4 El Señor Dios me ha dado una lengua de discípulo
para saber alentar al abatido con palabra que incita.
Por la mañana, cada mañana, incita mi oído
a escuchar como los discípulos.
5 El Señor Dios me ha abierto el oído,
yo no me he rebelado, no me he echado atrás.
6 He ofrecido mi espalda a los que me golpeaban,
y mis mejillas a quienes me arrancaban la barba.
No he ocultado mi rostro
a las afrentas y salivazos.
7 El Señor Dios me sostiene,
por eso no me siento avergonzado,
por eso he endurecido mi rostro como el pedernal
y sé que no quedaré avergonzado.
Después
de que el segundo canto del siervo haya glosado la misión del siervo
(cfr Is 49,6), ahora el tercero reclama la atención para la propia
persona del siervo. El poema está bien construido en tres estrofas que
comienzan del mismo modo: «El Señor Dios» (vv. 4.5.7), y con una
conclusión (v. 9), que también contiene la misma fórmula. La primera
estrofa (v. 4) subraya la docilidad del siervo a la palabra del Señor;
es decir, no es presentado como un maestro autodidacta y original sino
como un discípulo obediente. La segunda (vv. 5-6) señala los
sufrimientos que esa docilidad le ha acarreado y que el siervo ha
aceptado sin rechistar. La tercera (vv. 7-8) destaca la fortaleza del
siervo: si sufre en silencio no es por cobardía, sino porque Dios le
ayuda y le hace más fuerte que sus verdugos. La conclusión (v. 9) tiene
carácter procesal: en el desenlace definitivo sólo el siervo
permanecerá, mientras que sus adversarios se desvanecen.
Los
evangelistas vieron cumplidas en Jesucristo las palabras de este canto,
especialmente en lo que se refiere al valor del sufrimiento y a la
fortaleza callada del siervo. En concreto, el Evangelio de Juan pone
en boca de Nicodemo el reconocimiento de la sabiduría de Jesús: «Rabbí,
sabemos que has venido de parte de Dios como Maestro, pues nadie puede
hacer los prodigios que tú haces si Dios no está con él» (Jn 3,2b).
Pero, sobre todo, la descripción de los sufrimientos que ha afrontado el
siervo resuena en el corazón de los primeros cristianos al meditar la Pasión
de Jesús y recordar que «comenzaron a escupirle en la cara y a darle
bofetadas» (Mt 26,67), y que más adelante los soldados romanos «le
escupían, y le quitaban la caña y le golpeaban en la cabeza» (Mt 27,30;
cfr también Mc 15,19; Jn 19,3).
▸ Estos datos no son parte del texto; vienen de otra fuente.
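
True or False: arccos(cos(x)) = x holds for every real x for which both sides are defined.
False.

Claim: arccos(cos(x)) = x.
Test a specific point where both sides are defined: x = -π/6.
LHS = arccos(cos(x)) ≈ 0.5236
RHS = x ≈ -0.5236
Since 0.5236 ≠ -0.5236, the equation fails at this point, so it cannot hold for every real x for which both sides are defined.
arccos only returns values in [0, π], so arccos(cos(x)) = x holds only for x in that interval, not for all real x.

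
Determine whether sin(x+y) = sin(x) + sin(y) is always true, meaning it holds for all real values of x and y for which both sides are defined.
Claim: sin(x+y) = sin(x) + sin(y).
Test a specific point where both sides are defined: x = -π/6, y = 3π/4.
LHS = sin(x+y) ≈ 0.9659
RHS = sin(x) + sin(y) ≈ 0.2071
Since 0.9659 ≠ 0.2071, the equation fails at this point, so it cannot hold for all real values of x and y for which both sides are defined.
The correct expansion is sin(x+y) = sin(x)cos(y) + cos(x)sin(y); sine is not additive.

Conclusion: No, this is NOT an identity.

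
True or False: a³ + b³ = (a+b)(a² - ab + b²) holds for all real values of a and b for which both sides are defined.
Claim: a³ + b³ = (a+b)(a² - ab + b²).
Reasoning: Expand the right side: (a+b)(a² - ab + b²) = a³ - a²b + ab² + a²b - ab² + b³ = a³ + b³ (the middle terms cancel in pairs).
So the two sides agree for all real values of a and b for which both sides are defined.

Conclusion: True.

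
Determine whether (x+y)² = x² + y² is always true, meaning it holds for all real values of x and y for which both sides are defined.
Claim: (x+y)² = x² + y².
Test a specific point where both sides are defined: x = 3/2, y = -3.
LHS = (x+y)² ≈ 2.2500
RHS = x² + y² ≈ 11.2500
Since 2.2500 ≠ 11.2500, the equation fails at this point, so it cannot hold for all real values of x and y for which both sides are defined.
The correct expansion is (x+y)² = x² + 2xy + y²; the cross term 2xy is missing.

Conclusion: No, this is NOT an identity.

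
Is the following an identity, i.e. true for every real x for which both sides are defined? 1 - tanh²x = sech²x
Yes, this is an identity.

Claim: 1 - tanh²x = sech²x.
Reasoning: Divide cosh²x - sinh²x = 1 through by cosh²x (never zero): 1 - tanh²x = 1/cosh²x = sech²x.
So the two sides agree for every real x for which both sides are defined.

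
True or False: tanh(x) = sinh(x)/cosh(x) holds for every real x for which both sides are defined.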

San Pablo hace alusión al v. 9, al
aplicar a Cristo Jesús la función de interceder por los elegidos en el
pleito permanente con los enemigos del alma: ¿quién puede pretender
vencer en una causa contra Dios? (cfr Rm 8,33).
San
Jerónimo, subrayando la docilidad del discípulo, ve cumplidas en
Cristo estas palabras: «Esa disciplina y estudio le abrieron sus oídos
para transmitirnos la ciencia del Padre. Él no le contradijo sino que se
hizo obediente hasta la muerte y muerte de Cruz, de forma que puso su
cuerpo, sus espaldas, a los golpes; y los latigazos hirieron ese divino
pecho y sus mejillas no se apartaron de las bofetadas» (Commentarii in Isaiam 50,4).